Recent Accounting Pronouncements
Recently Adopted Pronouncements
In October 2009, the FASB issued guidance on multiple-deliverable revenue arrangements which requires an entity to allocate consideration at the inception of an arrangement to all of its deliverables based on their relative selling prices. This guidance eliminates the use of the residual method of allocation and requires allocation using the relative-selling-price method in all circumstances in which an entity recognizes revenue for an arrangement with multiple deliverables. The Company adopted this guidance on January 1, 2011 and is applying it prospectively. The adoption of this guidance did not have a material effect on the Company's financial position or results of operations.
In December 2010, the FASB issued guidance on disclosure of supplementary pro forma information for business combinations which amends and requires additional pro forma disclosure requirements for material business combinations on an individual or aggregate basis including pro forma revenue and earnings of the combined entity as if the acquisition date(s) had occurred as of the beginning of the comparable prior annual reporting period. This guidance also expands the supplemental pro forma disclosure requirements to include a description of the nature and amount of any material non-recurring adjustments that are directly attributable to the business combination. The Company adopted this guidance and is applying it prospectively to business combinations with an acquisition date on or after January 1, 2011.
Recently Issued Pronouncements
In May 2011, the FASB issued guidance that improves comparability of fair value measurements presented and disclosed in financial statements. This guidance clarifies the application of existing fair value measurement requirements including (1) the application of the highest and best use and valuation premise concepts, (2) measuring the fair value of an instrument classified in a reporting entity's stockholders' equity, and (3) quantitative information required for fair value measurements categorized within Level 3. It also provides guidance on measuring the fair value of financial instruments managed within a portfolio, and application of premiums and discounts in a fair value measurement. Lastly, it requires additional disclosure for Level 3 measurements regarding the sensitivity of the fair value to changes in unobservable inputs and any interrelationships between those inputs. The amendments in this guidance are to be applied prospectively, and are effective for interim and annual periods beginning after December 15, 2011. The Company will adopt this guidance on January 1, 2012 and does not expect the adoption of this standard to have a material effect on its financial position or results of operations.
In June 2011, the FASB issued guidance which revises the manner in which entities present comprehensive income in their financial statements. The new guidance eliminates the presentation option to report other comprehensive income and its components in the statement of changes in stockholders' equity and requires entities to report components of comprehensive income in either a continuous statement of comprehensive income or in two separate, but consecutive, statements.
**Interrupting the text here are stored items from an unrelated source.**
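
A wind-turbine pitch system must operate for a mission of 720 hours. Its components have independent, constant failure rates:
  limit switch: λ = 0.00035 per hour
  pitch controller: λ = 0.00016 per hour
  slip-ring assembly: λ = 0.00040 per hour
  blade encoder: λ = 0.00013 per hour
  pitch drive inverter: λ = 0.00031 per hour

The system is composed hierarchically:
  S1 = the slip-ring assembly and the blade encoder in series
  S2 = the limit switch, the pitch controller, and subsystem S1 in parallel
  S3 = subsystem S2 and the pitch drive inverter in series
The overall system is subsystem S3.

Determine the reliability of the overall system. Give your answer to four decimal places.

0.7938

R(limit switch) = exp(−0.00035 × 720) = 0.777245
R(pitch controller) = exp(−0.00016 × 720) = 0.891188
R(slip-ring assembly) = exp(−0.00040 × 720) = 0.749762
R(blade encoder) = exp(−0.00013 × 720) = 0.910647
R(pitch drive inverter) = exp(−0.00031 × 720) = 0.799955
Series (slip-ring assembly and blade encoder): 0.749762 × 0.910647 = 0.682769
Parallel (limit switch, pitch controller, and [0.682769]): 1 − (1 − 0.777245)(1 − 0.891188)(1 − 0.682769) = 0.992311
Series ([0.992311] and pitch drive inverter): 0.992311 × 0.799955 = 0.7938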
This guidance does not change the items that must be reported in other comprehensive income, however, it does require the entity to present on the face of the financial statements reclassification adjustments for the items that are reclassified from OCI to net income in the financial statements where the components of net income and OCI are presented. This guidance is effective for interim and annual periods beginning after December 15, 2011. Early adoption of the new guidance is permitted and full retrospective application is required. The Company will adopt this guidance on January 1, 2012.